Die zehn detailliert vorgestellten Projekte sowie die 25 im Anhang skizzierten Initiativen sind nur ein Ausschnitt der Vielfalt. Es gibt Hunderte solcher Projekte zu freien Inhalten, freier Software und vielem mehr, die nicht in dieses Buch gepasst haben.

Communitys, Organisationen und Unternehmen

Diese digitale Gegenwelt hat eigene Logiken. Viel entsteht in ehrenamtlicher Arbeit. Menschen beteiligen sich, weil sie in der Befreiung von Bits und Bytes einen Beitrag zur Befreiung der Gesellschaft sehen.

Die Communitys, die mal nur aus wenigen Personen, mal aus Tausenden Aktiven bestehen, treibt die Freude an, Technologie zu verstehen und deren Grenzen zu sprengen. Bewaffnet nur mit einem scharfen Verstand und einer Tastatur hebeln sie die Übermacht von Konzernen und staatlichen Überwachungs- und Zensurapparaten aus.

Die Aktivist*innen wollen Privatsphäre dort technisch schützen, wo die Wirtschaft übergriffig ist, der Staat nur unzureichende Lösungen parat hat und mitunter selbst Teil des Problems ist. Sie treibt das ur-menschliche Bedürfnis an, mit anderen zusammen an etwas Großem zu arbeiten. Oft sitzt man dabei vor einem Bildschirm.

Manchmal besteht die Zusammenarbeit auch darin, in einer Kneipe Bier zu trinken, auf Konferenzen in Hunderte Augen zu schauen oder aufmerksam durch die Nachbarschaft zu gehen, um eine freie Weltkarte zu komplettieren.

Organisationen sind oft eine zweite Säule. Sie sind mal winzig klein und mal Giganten. Einige erledigen den Großteil der Arbeit, andere dienen im Hintergrund dezent und bescheiden der Community.

Und dann sind da noch die Unternehmen, die auf den ersten Blick wie Fremdkörper wirken. Ohne ihre Beteiligung wäre die digitale Gegenwelt allerdings sehr viel ärmer. Mit ihren Open-Source-Geschäftsmodellen sprengen sie die Grenzen von Gemeinwohl und Kommerz.

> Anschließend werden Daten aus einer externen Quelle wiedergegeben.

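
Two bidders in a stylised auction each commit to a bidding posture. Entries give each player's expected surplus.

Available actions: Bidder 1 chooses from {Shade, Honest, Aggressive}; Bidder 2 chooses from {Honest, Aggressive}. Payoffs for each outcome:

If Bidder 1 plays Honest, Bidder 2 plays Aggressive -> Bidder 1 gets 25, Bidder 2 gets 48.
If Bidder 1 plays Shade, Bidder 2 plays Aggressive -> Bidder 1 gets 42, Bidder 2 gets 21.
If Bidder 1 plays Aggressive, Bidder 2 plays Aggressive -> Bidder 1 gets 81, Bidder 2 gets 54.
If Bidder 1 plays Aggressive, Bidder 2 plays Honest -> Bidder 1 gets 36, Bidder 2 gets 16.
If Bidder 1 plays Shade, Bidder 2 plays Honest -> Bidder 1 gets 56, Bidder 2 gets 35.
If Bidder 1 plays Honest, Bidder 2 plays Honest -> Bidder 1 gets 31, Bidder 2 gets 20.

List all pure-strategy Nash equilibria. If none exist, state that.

(Shade, Honest) and (Aggressive, Aggressive)

Mark each player's best response to every combination of opponents' strategies; a profile where every player is best-responding is a pure Nash equilibrium.
Bidder 1 against Honest: payoffs 56, 31, 36 → best response Shade.
Bidder 1 against Aggressive: payoffs 42, 25, 81 → best response Aggressive.
Bidder 2 against Shade: payoffs 35, 21 → best response Honest.
Bidder 2 against Honest: payoffs 20, 48 → best response Aggressive.
Bidder 2 against Aggressive: payoffs 16, 54 → best response Aggressive.
Mutual best responses: (Shade, Honest); (Aggressive, Aggressive).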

Das Zauberelixier dieser magischen Welt sind die freien Lizenzen. In ihrer radikalsten Form verwandeln sie alles, was sie benetzen, ebenfalls in digitales Gemeingut. Die Lizenzen zähmen die Unternehmen, weil immer die Möglichkeit im Raum steht, dass unzufriedene Communitys rebellieren und sich mit Abspaltungen selbstständig machen. Und sie sorgen für ein permanentes Wachstum, weil immer neue Projekte entstehen.

Noch nicht am Ziel

Die Begeisterung darf nicht den Blick darauf verstellen, dass die aktuellen Machtverhältnisse im Internet erdrückend sind. Die meisten Menschen surfen nicht mit Firefox oder dem Tor-Browser im World Wide Web, sondern mit Chrome von Google oder Safari von Apple.

Sie kommunizieren nicht über Signal, sondern über WhatsApp. Nicht OpenStreetMap leitet sie durch die Welt, sondern Google Maps. Keine Frage: Bis sich die Machtverhältnisse auch praktisch ändern, muss viel passieren.

Jede*r kann sich auf verschiedene Arten beteiligen. Die Nutzung der Dienste, Plattformen und Programme ist kostenlos. Man bezahlt noch nicht einmal mit Daten. Die digitale Gegenwelt ist eine Mitmachwelt. Mit allen neuen Usern wird sie vielfältiger.

Projekte, die einem am Herzen liegen, kann man mit Spenden unterstützen. Das macht sie stark und unabhängig. Und man kann aktiv mitarbeiten und Zeit und Arbeitsbeiträge spenden.

Mastodon und Wikipedia, LibreOffice und OpenStreetMap, Firefox und Signal, Debian und Tor. Im Zusammenspiel ergeben diese Projekte einen ernst zu nehmenden Gegenentwurf, der darauf wartet, entdeckt und genutzt zu werden.

Eine andere digitale Welt ist nicht nur möglich. Sie ist schon lange da.